Alan Fleming of the Association of Insurance and Risk Managers in Industry and Commerce (AIRMIC) addresses the key risk management concerns faced by today’s captive industry.
What are the key concerns that captives need to attend to in today’s environment?
Solvency II remains the key concern for the industry, because there is so much uncertainty about how it will be applied. Most UK captives are located offshore, raising questions regarding what their attitude to the new regime will be. Offshore domiciles have already indicated that they are not going to be driven by Solvency II, but what does that mean? Is that going to threaten issues such as fronting costs?
The second concern relates to proportionality. Everyone talks about proportionality, but I don’t see too much evidence of its being applied, and it’s an area where the offshore jurisdictions are probably a bit more constructive in their approach. The most interesting dynamic will concern what happens in Bermuda. Bermuda is applying for equivalence, but the industry is watching to see whether they will apply the ruling to their captive sector. If they do, then they will lose a lot of business because it will go back to the mainland US.
An adjunct to Solvency II, but not only an adjunct, is diversification. People are increasingly looking to use their captives on a broader basis, with how exactly they are going to do this a topic of some debate.
Another issue is the question of capital coming under threat from within the company. Some firms are questioning why they should have £20 million tied up in Guernsey, particularly in such troubling economic times. My view, however, is that for the larger companies, and in fact for almost all companies, a captive is actually quite a good investment ofcapital because their operations save the parent money and any profits are consolidated into the parent company. Captives are, after all, a constructive way to purchase your insurance programme.
Finally, because the market has been soft for a number of years and there are some expectations of a turn in 2012, companies are looking at how they can more constructively use their captives, particularly for things such as employee benefits and health risk. I would have to say that companies with serious US exposures would be mad if they weren’t considering deploying captives in these areas.
How can captives work to overcome threats posed by captive immaturity and data scarcity?
In the case of newly formed captives, if they don’t know what they are doing, they shouldn’t be doing it. Sometimes, however, captives are formed for exactly that reason, because the information is not being collected, or it is being diversified into many different areas, and the parent needs a focal point and you don’t necessarily want to give it to an outside entity. The main benefit of employing a captive is in areas where the parent either has frequency of loss or medium sized losses that don’t make financial sense to transfer into the commercial market.
What about the threats posed by uniqueness of exposures?
Unique exposures present a considerable challenge, but writing them within a captive is also quite a good idea. There is a risk there, but by being owned by their parent company and insuring their risks there is some justification for taking on unique risks. However, the captive owners need to be sure that they have quantified to themselves what their exposures are. I think it can be a good idea to write the risk, set the pattern and then establish the history, but just to make sure you don’t kill yourself in the process.
And the threats posed by concentration of risk?
I think that’s a big area. On the whole, I see the captive benefit actually being in the consolidation of risk.
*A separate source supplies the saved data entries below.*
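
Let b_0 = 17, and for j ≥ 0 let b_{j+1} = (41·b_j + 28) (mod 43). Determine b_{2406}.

Computing terms: b_0 = 17,  b_1 = 37,  b_2 = 40,  b_3 = 34,  b_4 = 3,  b_5 = 22,  b_6 = 27,  b_7 = 17.
The sequence repeats with period 7.
So b_{2406} = b_{0 + ((2406-0) mod 7)} = b_5 = 22.

22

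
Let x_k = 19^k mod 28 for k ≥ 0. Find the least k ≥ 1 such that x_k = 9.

We have x_0 = 1; x_1 = 19; x_2 = 25; x_3 = 27; x_4 = 9; x_5 = 3; x_6 = 1.
Since x_6 = x_0 = 1, the sequence is periodic with period 6.
The value 9 first appears (with k ≥ 1) at x_4.

4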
Captives have a real role to play in dealing with concentrations of risk because they can, probably, best negotiate and interpret risk information and use it sensibly in the market. Despite being penalised under Solvency II, firms that are only writing primary lines of insurance know exactly what they are doing because they have the history.
How should captives and their parents be approaching enterprise risk management (ERM)?
I have always believed that the chief risk officer is the chief executive of any corporation: at the end of the day company-wide ERM is his responsibility. ERM should, ideally, be led by someone on the board, although in my opinion what has worked quite well is a risk committee, which involves the insurance people, the audit people, the treasury and security people and even the IT people these days, as this can potentially be a big risk. Together they can get a good handle on the demands of ERM.
Captives, for their part, are a very positive aspect of risk management because they provide a lot of centralised information, particularly for multinationals that may not get such risk insights from another source.
For those corporations with considerable international spread, the reality is that overseas subsidiaries and joint ventures can be influenced by local market practices. By involving captives in the primary layers, valuable risk management information can be obtained relating to trends and specific problem areas. In the event of a serious loss, the involvement of the captive ensures there is some parental influence in negotiating both the response and the settlement.
There is also the opportunity to encourage risk improvement through incentives and/or penalties applied to the cost of local maturities. If some territories are being more risk aware than others you can influence the pricing. Finally, the review of captive business at a senior level within the company can provide a perspective to the senior management team about local subsidiary issues that they might not otherwise be aware of.